Dans le drame de science-fiction Repreneurs (v.f. de Repo Men), le réalisateur Miguel Sapochnik fait sienne cette insolite anticipation du monde médical de demain, à travers le récit alambiqué d'un homme, Remy (Jude Law), un «repreneur» professionnel chargé de cette sinistre besogne.
Si le personnage est cool lorsqu'il s'agit de rentrer le scalpel dans les chairs, à preuve la musique branchée qui joue alors dans son baladeur, il en sera autrement lorsqu'il deviendra lui-même propriétaire d'un nouveau coeur, après une opération de routine ayant mal tourné pour une raison nébuleuse.
Du coup, celui dont le boulot consistait à prélever le coeur des autres deviendra celui que son collègue et meilleur ami (Forest Whitaker) devra retrouver pour lui enlever le sien, ordre du grand patron de la firme Union (Liev Schreiber), un homme qui ne gagnera jamais de prix pour sa compassion.

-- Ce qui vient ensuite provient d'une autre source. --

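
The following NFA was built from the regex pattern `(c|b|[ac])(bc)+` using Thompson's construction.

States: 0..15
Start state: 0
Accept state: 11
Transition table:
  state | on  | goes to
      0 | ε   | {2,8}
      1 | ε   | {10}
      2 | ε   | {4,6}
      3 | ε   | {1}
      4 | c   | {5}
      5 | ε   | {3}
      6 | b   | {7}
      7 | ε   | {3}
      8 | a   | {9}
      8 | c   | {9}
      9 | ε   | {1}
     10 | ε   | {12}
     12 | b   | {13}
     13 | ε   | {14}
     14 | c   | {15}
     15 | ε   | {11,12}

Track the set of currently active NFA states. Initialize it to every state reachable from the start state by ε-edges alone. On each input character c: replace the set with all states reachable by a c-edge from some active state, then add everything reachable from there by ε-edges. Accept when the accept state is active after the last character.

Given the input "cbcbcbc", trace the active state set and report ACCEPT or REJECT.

start: ε-closure({0}) = {0,2,4,6,8}
'c' @ 1: {1,3,5,9,10,12}
'b' @ 2: {13,14}
'c' @ 3: {11,12,15}  [accepting]
'b' @ 4: {13,14}
'c' @ 5: {11,12,15}  [accepting]
'b' @ 6: {13,14}
'c' @ 7: {11,12,15}  [accepting]
end set {11,12,15} — state 11 in

Answer: ACCEPT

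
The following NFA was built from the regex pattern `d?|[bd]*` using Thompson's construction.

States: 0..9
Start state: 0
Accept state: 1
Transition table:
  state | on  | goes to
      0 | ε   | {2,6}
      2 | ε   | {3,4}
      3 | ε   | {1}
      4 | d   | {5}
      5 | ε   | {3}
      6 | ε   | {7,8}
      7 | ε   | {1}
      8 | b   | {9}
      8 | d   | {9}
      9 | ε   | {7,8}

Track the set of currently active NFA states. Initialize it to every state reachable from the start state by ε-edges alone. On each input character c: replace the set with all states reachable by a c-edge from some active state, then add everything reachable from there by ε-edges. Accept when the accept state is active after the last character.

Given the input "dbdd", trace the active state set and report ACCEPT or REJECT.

start: ε-closure({0}) = {0,1,2,3,4,6,7,8}
'd' @ 1: {1,3,5,7,8,9}  [accepting]
'b' @ 2: {1,7,8,9}  [accepting]
'd' @ 3: {1,7,8,9}  [accepting]
'd' @ 4: {1,7,8,9}  [accepting]
after full input: {1,7,8,9}  (accept=1 in)

Answer: ACCEPT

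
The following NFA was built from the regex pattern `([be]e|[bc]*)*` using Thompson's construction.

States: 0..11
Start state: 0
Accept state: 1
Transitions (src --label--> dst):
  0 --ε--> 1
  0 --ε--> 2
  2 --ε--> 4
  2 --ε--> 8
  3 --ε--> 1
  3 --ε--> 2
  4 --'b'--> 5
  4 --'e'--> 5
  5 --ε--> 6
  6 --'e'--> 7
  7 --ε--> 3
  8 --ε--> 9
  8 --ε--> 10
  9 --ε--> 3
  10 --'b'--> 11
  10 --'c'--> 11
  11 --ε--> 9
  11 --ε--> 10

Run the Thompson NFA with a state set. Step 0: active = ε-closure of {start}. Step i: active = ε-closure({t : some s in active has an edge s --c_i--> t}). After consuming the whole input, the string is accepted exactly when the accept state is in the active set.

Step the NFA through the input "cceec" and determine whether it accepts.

Answer: ACCEPT

Trace:
start: ε-closure({0}) = {0,1,2,3,4,8,9,10}
'c' @ 1: {1,2,3,4,8,9,10,11}  [accepting]
'c' @ 2: {1,2,3,4,8,9,10,11}  [accepting]
'e' @ 3: {5,6}
'e' @ 4: {1,2,3,4,7,8,9,10}  [accepting]
'c' @ 5: {1,2,3,4,8,9,10,11}  [accepting]
end set {1,2,3,4,8,9,10,11} — state 1 in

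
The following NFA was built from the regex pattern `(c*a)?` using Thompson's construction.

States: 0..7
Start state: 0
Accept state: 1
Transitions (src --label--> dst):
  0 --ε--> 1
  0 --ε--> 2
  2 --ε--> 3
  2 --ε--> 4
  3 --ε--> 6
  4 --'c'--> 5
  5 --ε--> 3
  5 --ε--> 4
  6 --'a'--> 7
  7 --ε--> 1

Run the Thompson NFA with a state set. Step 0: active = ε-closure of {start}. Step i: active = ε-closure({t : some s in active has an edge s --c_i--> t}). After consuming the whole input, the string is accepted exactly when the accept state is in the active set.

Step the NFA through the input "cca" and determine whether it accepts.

start: ε-closure({0}) = {0,1,2,3,4,6}
'c' @ 1: {3,4,5,6}
'c' @ 2: {3,4,5,6}
'a' @ 3: {1,7}  [accepting]
after full input: {1,7}  (accept=1 in)

Answer: ACCEPT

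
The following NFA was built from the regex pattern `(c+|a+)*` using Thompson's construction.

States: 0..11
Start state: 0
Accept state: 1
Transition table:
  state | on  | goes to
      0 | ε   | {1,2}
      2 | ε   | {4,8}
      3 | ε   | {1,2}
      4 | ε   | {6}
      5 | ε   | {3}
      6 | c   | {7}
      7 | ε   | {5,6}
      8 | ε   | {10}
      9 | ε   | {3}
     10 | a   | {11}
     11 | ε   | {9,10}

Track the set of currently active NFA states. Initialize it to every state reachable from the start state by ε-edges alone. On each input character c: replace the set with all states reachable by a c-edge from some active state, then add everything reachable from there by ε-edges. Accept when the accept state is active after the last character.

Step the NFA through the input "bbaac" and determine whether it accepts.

Answer: REJECT

Derivation:
initial (ε-close {0}): {0,1,2,4,6,8,10}
'b' @ 1: {}  — state set empty
rest 'baac' ignored (set empty)
after full input: {}  (accept=1 not in)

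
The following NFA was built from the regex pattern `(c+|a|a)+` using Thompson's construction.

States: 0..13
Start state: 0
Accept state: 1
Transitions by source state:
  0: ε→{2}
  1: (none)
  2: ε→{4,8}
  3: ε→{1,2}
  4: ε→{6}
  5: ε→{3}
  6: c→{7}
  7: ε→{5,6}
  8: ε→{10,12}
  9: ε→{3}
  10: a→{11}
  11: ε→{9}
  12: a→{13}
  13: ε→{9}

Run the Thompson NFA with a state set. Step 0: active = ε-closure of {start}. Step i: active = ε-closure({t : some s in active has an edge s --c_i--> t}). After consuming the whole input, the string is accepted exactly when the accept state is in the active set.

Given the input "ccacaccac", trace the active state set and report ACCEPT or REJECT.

initial (ε-close {0}): {0,2,4,6,8,10,12}
'c' @ 1: {1,2,3,4,5,6,7,8,10,12}  [accepting]
'c' @ 2: {1,2,3,4,5,6,7,8,10,12}  [accepting]
'a' @ 3: {1,2,3,4,6,8,9,10,11,12,13}  [accepting]
'c' @ 4: {1,2,3,4,5,6,7,8,10,12}  [accepting]
'a' @ 5: {1,2,3,4,6,8,9,10,11,12,13}  [accepting]
'c' @ 6: {1,2,3,4,5,6,7,8,10,12}  [accepting]
'c' @ 7: {1,2,3,4,5,6,7,8,10,12}  [accepting]
'a' @ 8: {1,2,3,4,6,8,9,10,11,12,13}  [accepting]
'c' @ 9: {1,2,3,4,5,6,7,8,10,12}  [accepting]
end set {1,2,3,4,5,6,7,8,10,12} — state 1 in

Answer: ACCEPT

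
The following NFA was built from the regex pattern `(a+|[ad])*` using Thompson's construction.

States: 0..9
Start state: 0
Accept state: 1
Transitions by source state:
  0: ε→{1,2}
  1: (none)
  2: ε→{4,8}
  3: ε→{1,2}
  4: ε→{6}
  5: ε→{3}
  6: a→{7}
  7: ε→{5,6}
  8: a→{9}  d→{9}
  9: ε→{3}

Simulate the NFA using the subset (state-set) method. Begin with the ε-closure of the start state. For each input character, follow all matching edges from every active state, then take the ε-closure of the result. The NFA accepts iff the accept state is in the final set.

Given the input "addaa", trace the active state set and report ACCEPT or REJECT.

Answer: ACCEPT

Steps:
initial (ε-close {0}): {0,1,2,4,6,8}
'a' @ 1: {1,2,3,4,5,6,7,8,9}  [accepting]
'd' @ 2: {1,2,3,4,6,8,9}  [accepting]
'd' @ 3: {1,2,3,4,6,8,9}  [accepting]
'a' @ 4: {1,2,3,4,5,6,7,8,9}  [accepting]
'a' @ 5: {1,2,3,4,5,6,7,8,9}  [accepting]
final: {1,2,3,4,5,6,7,8,9}; accept 1 in set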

Mâtinée d'une légère ambiance à la Blade Runner (interminables averses en moins), cette production souffre d'une kyrielle de problèmes, à commencer par un scénario confus où les personnages, bien peu intéressants, cherchent péniblement leur route et s'obstinent à ne pas s'arrêter pour la demander.
L'incontournable histoire d'amour, en l'occurrence celle entre Jude Law et la très quelconque Alice Braga, ne tient pas la route un seul instant, tout comme la chasse à l'homme qui finit par être d'un ennui mortel, malgré un effort remarqué de son auteur pour sortir des sentiers battus, particulièrement grâce à un humour décalé.
Repreneurs joue à fond la carte du sensationnalisme avec son indélicate propension à se vautrer dans les scènes sanguinolentes de découpage de chair et de violence gratuite. La séquence où le petit couple s'ouvre mutuellement les entrailles pour se remettre les morceaux en place, dans un décor blanc immaculé, est un grand moment de ridicule. Fais-moi mal, Johnny, Johnny, Johnny...
Sapochnik fait aussi un Tarantino de lui-même lors d'une bagarre stylisée à coups de couteau, où s'accumulent les giclées d'hémoglobine filmées au ralenti, clin d'oeil évident au cinéma asiatique. Pour ceux qui aiment le genre.